Dieses Gespräch stimmte mich nachdenklich, geliebter Meister, denn stellt Euch einmal vor, was das bedeutet! Was wäre Allennos, wenn die Naturgewalten die Feste hinwegspülten, mit unserer unbezahlbaren Bibliothek! Kein Wunder, daß uns die Ktznt wie kulturlose Barbaren vorkommen, leben doch große Teile von ihnen von der Hand in den Mund, immer auf der Wanderschaft, getrieben von den grausamen Launen des Dschungels.

 

Viele liebe Grüße,

Oy’lon

Verehrter Meister!

Auch wenn ich heute mich mit dem von Euch gewünschten Thema Alltägliches beschäftigen werde, zunächst noch eine kleine Anmerkung zu unserem letzten Brief: Die korrekte Schreibweise der lieblichen Frühlingsgöttin ist natürlich Mnn, nicht Meannea, welches die Aussprache ist. Ich nehme aber an, daß der Künstler meine Fremdheit bemerkte und aus Höflichkeit die Lautschrift verwendete.

Das letzte Dorf, in dem wir einkehrten, unterschied sich nicht wesentlich von den Wohnstätten der Ktznt im Dschungel, wie wir sie kennengelernt haben.

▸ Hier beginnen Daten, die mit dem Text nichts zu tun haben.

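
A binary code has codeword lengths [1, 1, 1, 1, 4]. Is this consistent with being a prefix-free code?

Kraft inequality: Σ 2^(-l_i) ≤ 1 for prefix-free code
Calculating: 2^(-1) + 2^(-1) + 2^(-1) + 2^(-1) + 2^(-4)
= 0.5 + 0.5 + 0.5 + 0.5 + 0.0625
= 2.0625
Since 2.0625 > 1, prefix-free code does not exist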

Auf hohen Stelzen ragten die hölzernen Halbkugeln mit ihrer breiten Veranda aus einem kleinen Tümpel, in dem sich die munteren Bewohner tummelten. Zentrum des Dorfes war auch hier ein hoher Turm, von dessen höchster Spitze gerade laut und dumpf mehrere große Trommeln grollten. Dieser für die Ktzntdörfer so typische Anblick veranlaßte mich, endlich einmal einige Informationen über dieses seltsame Gebilde zusammenzutragen, die ich hier kurz zusammenfasse.

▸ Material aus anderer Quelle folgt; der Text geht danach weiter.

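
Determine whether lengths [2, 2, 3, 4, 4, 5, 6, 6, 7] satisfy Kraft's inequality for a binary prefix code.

Kraft inequality: Σ 2^(-l_i) ≤ 1 for prefix-free code
Calculating: 2^(-2) + 2^(-2) + 2^(-3) + 2^(-4) + 2^(-4) + 2^(-5) + 2^(-6) + 2^(-6) + 2^(-7)
= 0.25 + 0.25 + 0.125 + 0.0625 + 0.0625 + 0.03125 + 0.015625 + 0.015625 + 0.0078125
= 0.8203
Since 0.8203 ≤ 1, prefix-free code exists


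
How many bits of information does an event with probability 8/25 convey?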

Die Singenden Türme von Kr-Tlmk

Jede kleine Dschungelgemeinschaft von Krötenmenschen hat ihren eigenen Trommelturm. Gut getarnt und die Baumwipfel überragend, ist er 24 Stunden am Tag besetzt. Der Turm erhebt sich oft direkt über einer Kultstätte von Kr-Tlmk. Getrommelt wird vor allem zur Übermittlung von Nachrichten, aber auch an großen Feiertagen zu Ehren der Gottheit (dringende Botschaften werden dann per Malakai oder Skorpionkauz weitergeleitet). Die Großen Tempel haben Trommelgarden, die eine jahrelange musikalische Ausbildung haben und alljährlich zum Kr-Tlmk-Tag den höchst athletischen Trommeltanz zu Ehren der Gottheit aufführen. Die Integration der Trommeltürme in die Verehrung Kr-Tlmks ist ein gutes Beispiel für das Geschick der Priester Kr-Tlmks bei der Missionsarbeit.

Die Trommeltürme sind seit Krötengedenken zentraler Bestandteil eines jeden Ktznt-Dorfes. Ursprünglich hatten sie Warn- und Schutzfunktion und markierten die Ausdehnung einer Siedlung („Wir kommen aus dem selben Trommelkreis“). Durch abendliche Trommelwirbel wurden gefährliche Nachttiere, wie etwa Skorpionkäuze und Brüllwölfe, aufgeschreckt und aus der unmittelbaren Umgebung der Siedlung verjagt. Auch konnten Ktznt, die sich im Dschungel verirrt hatten oder die Zeit vergessen hatten, sich so orientieren und vor Einbruch der Dunkelheit zurückfinden. Später, mit der Zunahme von Ackerbau und Landwirtschaft, gewann das Trommeln zunehmend religiöse Bedeutung. So wurden vor allem Wettergötter mit Trommelritualen verehrt, und der Xchtl (Xacahutl), der Große Donnertag zu Beginn des Frühlings am ersten Jaffdago des Nisan, ist eine allen Ktzntgemeinschaften gemeinsame Tradition. Mit dem zunehmenden Einfluß der Priesterschaft von Kr-Tlmk wurde das Trommelritual zur Verehrung Kr-Tlmks umdefiniert, doch je weiter man sich von den beiden Großen Tempeln entfernt, desto seltener und vager werden die Zeichen einer ernsthaften Verehrung Kur-Tulmaks.

Der Trommelmeister ist eine wichtige Person im Dorfleben. Er hat meist 3-4 Gesellen und ist nicht nur für die Kommunikation zuständig, sondern hat auch eine starke zeremonielle Funktion. Denn für alle wichtigen Ereignisse im Leben eines Krötenmenschen gibt es ein besonderes Trommelritual. Der Trommelmeister trommelt bei Paarungen, Geburten und Beerdigungen.